Clearly, the blockchain network does not have a centralized control. This network is the most correct illustration of the age old proverb that says, “It takes a village to raise a child.” In simple terms, the platform works better on collaboration and developments by different minds. Although the goal might not be the same, the end result of different efforts is the same. Instead of a single computer (think Facebook), the blockchain runs on a point-to-point network of more than one computer, hence decentralized. The development of dApps occurs on this decentralized feature of the blockchain.
Like earlier discussed, a decentralized application does not rely on a central command post. At this point, it is important to note two types of dApps exist, those created before blockchain and those developed afterwards. Basically, a decentralized application is one that runs on a P2P network of computers. The applications remain outside the purview of concentrated control from a single computer. Before the blockchain, P2P networks existed on which such applications as BitTorrent BitMessage and others run.

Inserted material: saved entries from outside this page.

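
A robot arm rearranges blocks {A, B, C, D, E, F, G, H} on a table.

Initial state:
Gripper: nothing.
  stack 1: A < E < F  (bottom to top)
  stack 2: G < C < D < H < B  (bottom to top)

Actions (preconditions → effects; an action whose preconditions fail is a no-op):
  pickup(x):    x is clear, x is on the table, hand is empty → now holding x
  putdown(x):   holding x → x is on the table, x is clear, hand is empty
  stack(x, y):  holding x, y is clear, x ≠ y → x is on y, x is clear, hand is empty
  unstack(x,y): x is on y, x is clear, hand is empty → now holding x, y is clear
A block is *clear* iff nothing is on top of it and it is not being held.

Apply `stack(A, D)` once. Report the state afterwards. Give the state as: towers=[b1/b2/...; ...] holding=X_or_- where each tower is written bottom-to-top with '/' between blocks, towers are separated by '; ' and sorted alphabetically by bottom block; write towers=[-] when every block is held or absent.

towers=[A/E/F; G/C/D/H/B] holding=-

before: towers=[A/E/F; G/C/D/H/B] holding=-
pre[stack(A, D)]: holding(A) ✗, clear(D) ✗, A≠D ✓
holding(A), clear(D) unmet → stack(A, D) is a no-op
after:  towers=[A/E/F; G/C/D/H/B] holding=-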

The idea behind a P2P network brings participants together with a single goal. For instance, BitTorrent brings together users who want to download files and at the same time store them or seed so that other users can also access them at a different time. In this scenario, there is no central command post that determines what files to share and what not to. So long as the file is seeded, users can have access to it. The traditional P2P networks, however, supports few users at a time.
Interestingly, this is where dApps based on the blockchain network differ from the traditional P2P networks. The blockchain network can have a countless number of users at the same time. This means that users can access the decentralized applications in as many numbers as possible without crashing the network.
For an application to qualify as a dApp in the blockchain sense, it has to exhibit the following features:
1. Open Source
As earlier discussed, unlike closed source applications, this kind of application “changes the structure of its business practices so that the Internet is common denominator.” It lets the users tweak it and play with it to make it suit their preferences. An open source application does not deny access to any information stored on the system.
2. Internal Currency
Every blockchain system has a way of compensation to the miners. The application has a native token that gives users access to the platform. A user’s contribution of value in turn receives a reward in form of the token that is native to the network. In simpler terms, this is similar to monetizing the application. Contrary to centralized apps where monetization can only be achieved through transaction fees, advertising revenues and referral commissions, users of dApps get rewarded in the native tokens or appcoins. For instance, on the Bitcoin (BTC) network, users with computing power get rewards in bitcoins from the system itself. Users can receive bonus coins when they signup or can sell their local storage space in exchange for bitcoins.
3. Decntralized Consensus
Unlike centralized applications that need an intermediary to function, dApps operate over a peer-to-peer network. In technical terms, the nodes in dApps “talk to each other directly.” The network stores data in a highly unalterable form. This eliminates trust issues between peers on a blockchain network. This property excluded the need for a centralized point of validity, or unlike the traditional P2P networks that force not nodes to trust each other.
4. No Central Point of Failure
Most interestingly, the decentralized nature of the application makes it virtually impossible to bring down. The dApps run on a blockchain network stored on many servers. Therefore, the lack of a single server to crash guarantees application continuity. Each point or node on the network remains independent and relies on its own local storage. If one node fails, other nodes on the network continue running like nothing happened.
Hopefully, this gives you a rough idea of what a decentralized app is and how they work. Now, get out there and create your own!